When North Korea first developed this, they said their primary goal was to deter ROK and U.S. air defense capabilities. To be more specific, DPRK held an event on December 31, 2022, donating some artillery for the KN-25. It was a propaganda event showing that the DPRK people donated it for the military. They held a drill using this system, during which they mentioned the utility of the KN-25. The artillery can fly up to 300-400 km when launched with the KN-25. North Korea said they would use this to target airfields and other air force facilities. They have reportedly designated each artillery to attack strategic air bases.

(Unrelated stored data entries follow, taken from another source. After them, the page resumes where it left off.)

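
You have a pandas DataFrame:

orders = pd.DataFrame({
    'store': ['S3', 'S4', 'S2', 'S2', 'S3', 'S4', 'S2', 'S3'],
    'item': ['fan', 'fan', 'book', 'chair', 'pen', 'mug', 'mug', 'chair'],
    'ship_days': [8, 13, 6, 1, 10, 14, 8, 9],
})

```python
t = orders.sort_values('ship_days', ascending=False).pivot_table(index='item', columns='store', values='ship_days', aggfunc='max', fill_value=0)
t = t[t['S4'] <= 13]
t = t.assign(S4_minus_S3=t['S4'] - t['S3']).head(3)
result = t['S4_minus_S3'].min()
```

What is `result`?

-9

sort by ship_days descending:
  store   item  ship_days
5    S4    mug         14
1    S4    fan         13
4    S3    pen         10
7    S3  chair          9
0    S3    fan          8
6    S2    mug          8
2    S2   book          6
3    S2  chair          1
pivot: rows=item, cols=store, max(ship_days):
store  S2  S3  S4
item             
book    6   0   0
chair   1   9   0
fan     0   8  13
mug     8   0  14
pen     0  10   0
filter rows where S4 <= 13:
store  S2  S3  S4
item             
book    6   0   0
chair   1   9   0
fan     0   8  13
pen     0  10   0
add column S4_minus_S3 = t['S4'] - t['S3']:
store  S2  S3  S4  S4_minus_S3
item                          
book    6   0   0            0
chair   1   9   0           -9
fan     0   8  13            5
pen     0  10   0          -10
take first 3 rows:
store  S2  S3  S4  S4_minus_S3
item                          
book    6   0   0            0
chair   1   9   0           -9
fan     0   8  13            5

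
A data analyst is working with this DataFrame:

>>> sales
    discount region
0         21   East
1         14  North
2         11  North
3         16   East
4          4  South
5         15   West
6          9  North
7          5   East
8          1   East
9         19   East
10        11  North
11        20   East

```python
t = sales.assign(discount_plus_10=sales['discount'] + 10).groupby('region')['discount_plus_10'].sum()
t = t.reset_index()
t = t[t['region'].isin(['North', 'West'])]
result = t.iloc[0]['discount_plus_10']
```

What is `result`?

add column discount_plus_10 = sales['discount'] + 10:
    discount region  discount_plus_10
0         21   East                31
1         14  North                24
2         11  North                21
3         16   East                26
4          4  South                14
5         15   West                25
6          9  North                19
7          5   East                15
8          1   East                11
9         19   East                29
10        11  North                21
11        20   East                30
group by region, sum of discount_plus_10:
region
East     142
North     85
South     14
West      25
Name: discount_plus_10, dtype: int64
reset_index():
  region  discount_plus_10
0   East               142
1  North                85
2  South                14
3   West                25
filter rows where region in ['North', 'West']:
  region  discount_plus_10
1  North                85
3   West                25
Then the value at position 0, column 'discount_plus_10': 85

85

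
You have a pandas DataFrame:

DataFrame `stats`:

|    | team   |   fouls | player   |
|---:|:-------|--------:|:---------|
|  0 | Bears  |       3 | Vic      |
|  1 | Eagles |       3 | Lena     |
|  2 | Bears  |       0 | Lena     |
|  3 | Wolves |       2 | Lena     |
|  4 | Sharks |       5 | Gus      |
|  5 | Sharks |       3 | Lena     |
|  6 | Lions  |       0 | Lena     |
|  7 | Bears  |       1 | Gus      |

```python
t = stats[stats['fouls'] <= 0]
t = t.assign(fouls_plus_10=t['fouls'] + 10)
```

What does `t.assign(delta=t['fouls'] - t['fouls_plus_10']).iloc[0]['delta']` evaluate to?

filter rows where fouls <= 0:
    team  fouls player
2  Bears      0   Lena
6  Lions      0   Lena
add column fouls_plus_10 = t['fouls'] + 10:
    team  fouls player  fouls_plus_10
2  Bears      0   Lena             10
6  Lions      0   Lena             10
add column delta = t['fouls'] - t['fouls_plus_10']:
    team  fouls player  fouls_plus_10  delta
2  Bears      0   Lena             10    -10
6  Lions      0   Lena             10    -10
The value at position 0, column 'delta' is -10.

-10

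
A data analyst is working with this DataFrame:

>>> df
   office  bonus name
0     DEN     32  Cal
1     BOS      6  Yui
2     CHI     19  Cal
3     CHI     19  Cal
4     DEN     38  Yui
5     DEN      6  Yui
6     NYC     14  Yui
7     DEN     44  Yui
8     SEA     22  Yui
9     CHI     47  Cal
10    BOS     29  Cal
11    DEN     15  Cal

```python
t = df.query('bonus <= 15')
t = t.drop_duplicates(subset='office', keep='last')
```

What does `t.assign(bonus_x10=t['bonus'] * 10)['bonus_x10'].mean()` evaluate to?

filter rows where bonus <= 15:
   office  bonus name
1     BOS      6  Yui
5     DEN      6  Yui
6     NYC     14  Yui
11    DEN     15  Cal
drop duplicate office (keep=last):
   office  bonus name
1     BOS      6  Yui
6     NYC     14  Yui
11    DEN     15  Cal
add column bonus_x10 = t['bonus'] * 10:
   office  bonus name  bonus_x10
1     BOS      6  Yui         60
6     NYC     14  Yui        140
11    DEN     15  Cal        150

116.666666667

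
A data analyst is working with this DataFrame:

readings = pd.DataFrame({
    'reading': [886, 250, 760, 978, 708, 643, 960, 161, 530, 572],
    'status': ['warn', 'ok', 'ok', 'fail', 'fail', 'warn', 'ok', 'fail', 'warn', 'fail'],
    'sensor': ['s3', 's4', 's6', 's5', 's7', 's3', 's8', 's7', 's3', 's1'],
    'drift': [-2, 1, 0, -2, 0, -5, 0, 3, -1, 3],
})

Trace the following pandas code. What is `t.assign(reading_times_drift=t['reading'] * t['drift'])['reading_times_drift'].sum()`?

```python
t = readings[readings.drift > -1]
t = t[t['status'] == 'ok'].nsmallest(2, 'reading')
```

250

filter rows where drift > -1:
   reading status sensor  drift
1      250     ok     s4      1
2      760     ok     s6      0
4      708   fail     s7      0
6      960     ok     s8      0
7      161   fail     s7      3
9      572   fail     s1      3
filter rows where status == 'ok':
   reading status sensor  drift
1      250     ok     s4      1
2      760     ok     s6      0
6      960     ok     s8      0
take 2 rows with smallest reading:
   reading status sensor  drift
1      250     ok     s4      1
2      760     ok     s6      0
add column reading_times_drift = t['reading'] * t['drift']:
   reading status sensor  drift  reading_times_drift
1      250     ok     s4      1                  250
2      760     ok     s6      0                    0
Finally, sum of column 'reading_times_drift' = 250.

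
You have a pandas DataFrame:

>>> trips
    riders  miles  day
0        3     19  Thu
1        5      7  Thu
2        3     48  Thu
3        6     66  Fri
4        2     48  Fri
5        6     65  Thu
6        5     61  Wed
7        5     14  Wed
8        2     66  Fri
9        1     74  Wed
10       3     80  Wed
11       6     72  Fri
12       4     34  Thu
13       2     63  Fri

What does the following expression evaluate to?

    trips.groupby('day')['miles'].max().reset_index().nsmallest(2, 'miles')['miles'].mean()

68.5

group by day, max of miles:
day
Fri    72
Thu    65
Wed    80
Name: miles, dtype: int64
reset_index():
   day  miles
0  Fri     72
1  Thu     65
2  Wed     80
take 2 rows with smallest miles:
   day  miles
1  Thu     65
0  Fri     72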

Of these four, they could also load low-yield nuclear weapons. With this, they claimed they are prepared to completely neutralize ROK-U.S. air power. More specifically, they said they demonstrated their strong will and the state of readiness of the DPRK army to deter ROK-U.S. joint air power.

 

But to be clear, ROK and the U.S. have 100% air superiority on the Korean Peninsula. North Korea doesn’t have an adequate fighter jet that operates properly. Most of them are even older than I am. ROK authorities have already assessed during DPRK’s last drill that many of their jets broke down. Because their air weapons are so antiquated, it is obvious that ROK and the U.S. have air superiority. This poses a substantial threat to North Korea. So they seem to have showcased the capability of the KN-25 to prepare against the F-35A flying south to the No-Fly Zone.

 

So now the question is: Is this an effective deterrence measure against ROK and the U.S.? No.

 

Because the moment North Korea launches low-yield tactical nuclear weapons through the KN-25 targeting our airfield, it means full-scale war. Our air force is obviously prepared for this. We have missile defense systems and also conduct airway drills. We have operational plans to counter DPRK attacks effectively. So while DPRK’s recent actions reveal the threat that Kim Jong Un perceives, they do not suggest that they are able to deter ROK-U.S. air power.

 


 

Won Gon PARK is the Chair of EAI Center for North Korea Studies and a Professor of North Korean Studies at Ewha Womans University.